Molecular plasmonics: the role of ro-vibrational molecular states in exciton-plasmon materials under strong coupling conditions

TL;DR

This paper develops a detailed model of exciton-plasmon interactions incorporating molecular ro-vibrational states, revealing new spectral features and the impact of molecular alignment on optical properties in hybrid plasmonic systems.

Contribution

It introduces a comprehensive model including molecular vibrational states in exciton-plasmon coupling, enabling analysis of alignment effects on optical spectra.

Findings

Higher Rabi splitting observed in spectra.

Vibrational patterns are visible in optical spectra.
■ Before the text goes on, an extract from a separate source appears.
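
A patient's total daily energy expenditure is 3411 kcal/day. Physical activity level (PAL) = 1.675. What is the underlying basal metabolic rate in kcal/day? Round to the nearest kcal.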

Molecular pre-alignment significantly alters optical response.

Abstract

We extend the model of exciton-plasmon materials to include a ro-vibrational structure of molecules using wave-packet propagations on electronic potential energy surfaces. The new model replaces conventional two-level emitters with more complex molecules allowing to examine the influence of alignment and vibrational dynamics on strong coupling with surface plasmon-polaritons. We apply the model to a hybrid system comprising a thin layer of molecules placed on top of a periodic array of slits. Rigorous simulations are performed for two types of molecular systems described by vibrational bound-bound and bound-continuum electronic transitions. Calculations reveal new features in transmission, reflection and absorption spectra including the observation of significantly higher values of the Rabi splitting and vibrational patterns clearly seen in the corresponding spectra. We also examine the influence of anisotropic initial conditions on optical properties of hybrid materials demonstrating that the optical response of the system is significantly affected by an initial pre-alignment of the molecules. Our work demonstrates that pre-aligned molecules could serve as an efficient probe for the sub-diffraction characterization of the near-field near metal interfaces.